What I'd Want Before Using This Again#
If you're drawn to the iMessage plugin for reasons that Remote Control doesn't cover (maybe you specifically want the async pattern, or you want a bot your team can reach via iMessage), here's what I'd want to see before trusting it:
-
Cryptographic sender verification. Phone numbers are not identity. A proper implementation would require an out-of-band secret, a shared TOTP code, or some challenge-response mechanism before executing any instruction. The allowlist would need to verify something the attacker can't spoof.
-
Scope limitations. A real deployment would want strict limits on what the channel can instruct Claude Code to do. Reading files, querying data, summarizing content: lower risk. Writing code, running git commands, pushing to remote: these should require confirmation or be off-limits entirely for async channels.
-
iMessage instead of SMS. iMessage has end-to-end encryption and Apple account identity. It's a stronger signal than SMS. But even then, phone number spoofing can still cause iMessages to fall through to SMS in some circumstances, so this isn't a complete solution.
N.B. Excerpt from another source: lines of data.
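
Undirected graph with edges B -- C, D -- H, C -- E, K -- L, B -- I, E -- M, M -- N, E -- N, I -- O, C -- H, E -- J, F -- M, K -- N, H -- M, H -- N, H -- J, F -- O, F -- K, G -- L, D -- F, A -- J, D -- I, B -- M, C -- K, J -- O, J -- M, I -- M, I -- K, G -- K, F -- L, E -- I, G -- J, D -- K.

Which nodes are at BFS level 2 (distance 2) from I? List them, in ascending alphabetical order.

C, F, G, H, J, L, N

Level 0: I
Level 1: B, D, E, K, M, O
Level 2: C, F, G, H, J, L, N
Level 3: A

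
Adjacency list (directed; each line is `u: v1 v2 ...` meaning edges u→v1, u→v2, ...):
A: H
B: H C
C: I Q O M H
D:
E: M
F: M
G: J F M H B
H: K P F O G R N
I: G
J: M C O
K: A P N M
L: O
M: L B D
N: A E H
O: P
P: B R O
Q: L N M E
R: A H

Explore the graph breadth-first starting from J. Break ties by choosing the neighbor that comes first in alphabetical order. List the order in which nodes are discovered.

Visit J; enqueue C, M, O → queue [C, M, O]
Visit C; enqueue H, I, Q → queue [M, O, H, I, Q]
Visit M; enqueue B, D, L → queue [O, H, I, Q, B, D, L]
Visit O; enqueue P → queue [H, I, Q, B, D, L, P]
Visit H; enqueue F, G, K, N, R → queue [I, Q, B, D, L, P, F, G, K, N, R]
Visit I → queue [Q, B, D, L, P, F, G, K, N, R]
Visit Q; enqueue E → queue [B, D, L, P, F, G, K, N, R, E]
Visit B → queue [D, L, P, F, G, K, N, R, E]
Visit D → queue [L, P, F, G, K, N, R, E]
Visit L → queue [P, F, G, K, N, R, E]
Visit P → queue [F, G, K, N, R, E]
Visit F → queue [G, K, N, R, E]
Visit G → queue [K, N, R, E]
Visit K; enqueue A → queue [N, R, E, A]
Visit N → queue [R, E, A]
Visit R → queue [E, A]
Visit E → queue [A]
Visit A → queue []

J -> C -> M -> O -> H -> I -> Q -> B -> D -> L -> P -> F -> G -> K -> N -> R -> E -> A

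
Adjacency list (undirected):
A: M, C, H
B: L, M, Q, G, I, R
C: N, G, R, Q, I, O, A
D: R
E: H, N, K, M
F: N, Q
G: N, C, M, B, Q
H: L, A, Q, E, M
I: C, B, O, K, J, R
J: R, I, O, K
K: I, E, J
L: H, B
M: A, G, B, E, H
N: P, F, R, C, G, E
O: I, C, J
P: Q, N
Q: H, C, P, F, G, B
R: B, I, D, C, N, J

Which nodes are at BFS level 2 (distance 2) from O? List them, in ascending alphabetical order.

A, B, G, K, N, Q, R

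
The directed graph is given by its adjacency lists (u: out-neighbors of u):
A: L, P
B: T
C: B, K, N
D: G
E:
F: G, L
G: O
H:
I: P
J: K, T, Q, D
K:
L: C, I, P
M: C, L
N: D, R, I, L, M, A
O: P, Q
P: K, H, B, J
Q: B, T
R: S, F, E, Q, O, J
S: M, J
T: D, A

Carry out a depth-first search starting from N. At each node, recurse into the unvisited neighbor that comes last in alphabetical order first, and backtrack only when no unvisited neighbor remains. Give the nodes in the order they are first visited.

N -> R -> S -> M -> L -> P -> K -> J -> T -> D -> G -> O -> Q -> B -> A -> H -> I -> C -> F -> E

Visit N
N → R
R → S
S → M
M → L
L → P
P → K
P → J
J → T
T → D
D → G
G → O
O → Q
Q → B
T → A
P → H
L → I
L → C
R → F
R → E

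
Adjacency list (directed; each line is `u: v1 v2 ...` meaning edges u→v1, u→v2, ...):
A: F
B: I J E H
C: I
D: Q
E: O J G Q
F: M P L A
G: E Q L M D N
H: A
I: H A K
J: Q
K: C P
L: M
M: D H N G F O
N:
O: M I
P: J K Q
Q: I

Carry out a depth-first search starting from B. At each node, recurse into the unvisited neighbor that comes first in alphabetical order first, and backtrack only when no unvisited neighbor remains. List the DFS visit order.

Visit B
B → E
E → G
G → D
D → Q
Q → I
I → A
A → F
F → L
L → M
M → H
M → N
M → O
F → P
P → J
P → K
K → C

B, E, G, D, Q, I, A, F, L, M, H, N, O, P, J, K, C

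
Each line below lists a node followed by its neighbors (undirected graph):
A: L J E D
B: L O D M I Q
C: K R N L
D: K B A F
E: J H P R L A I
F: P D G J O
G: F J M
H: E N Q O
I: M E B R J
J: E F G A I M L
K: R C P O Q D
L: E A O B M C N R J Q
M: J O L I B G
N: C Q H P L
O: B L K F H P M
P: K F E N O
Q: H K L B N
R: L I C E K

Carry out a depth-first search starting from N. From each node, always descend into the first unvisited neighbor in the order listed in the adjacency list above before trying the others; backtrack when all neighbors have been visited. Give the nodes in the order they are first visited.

N C K R L E J F P O B D A M I G Q H

Visit N
N → C
C → K
K → R
R → L
L → E
E → J
J → F
F → P
P → O
O → B
B → D
D → A
B → M
M → I
M → G
B → Q
Q → H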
For now, the plugin is an interesting proof of concept that demonstrates the Channels architecture works end-to-end. It's not ready for production use.
Lessons Learned#
Phone Numbers Are Not Identity Proof
Any authorization system that relies on SMS sender IDs can be bypassed by spoofing. This applies to the iMessage plugin, but the principle is general: never treat a phone number as cryptographic proof of identity for a system that can take consequential actions.
Full Disk Access Means Full Disk Access
Granting Full Disk Access to a terminal application is a significant permission that gives that app read access to files throughout your system, including databases, credentials, and private data. It's required for the iMessage plugin to work, and it's worth thinking carefully about what else that terminal might be doing with that access.
NOTIFY OK Is Transport Confirmation, Not Processing Confirmation
When debugging Channels plugins, NOTIFY OK only tells you the notification was written to the JSON-RPC transport. If Claude Code isn't acting on messages, the plugin identifier in --channels may not match exactly. Use claude plugin list to get the exact registered name and use that string verbatim.
Async Channels and Code Execution Are a Risky Combination
When Claude Code receives instructions through an async channel (iMessage, Telegram, Discord), it has no way to ask clarifying questions before acting. Combine that with a spoofable identity layer and you have a remote code execution surface. If you use any Channels plugin that can trigger file writes or git operations, apply the principle of least privilege and limit what the channel can instruct Claude to do.
The Takeaway#
The iMessage plugin works. The Channels architecture is solid. Setting it up is a good exercise for understanding how Claude Code plugins and channel notifications work under the hood.
But the security issue Zack Korman documented is real, and it applies to any SMS-based authorization scheme. Phone numbers can be spoofed. An allowlist of phone numbers is not a meaningful security control for a system that can write and push code.
If you want remote access to Claude Code, use Remote Control. If you want async task triggering, use Channels with a platform that has stronger identity (Telegram accounts, Discord accounts), and apply conservative scope limits on what the channel can instruct Claude to do.
The iMessage proof of concept taught me a lot about how Channels work internally. But the right lesson from Korman's demo is that "it works" and "it's safe to use" are different things.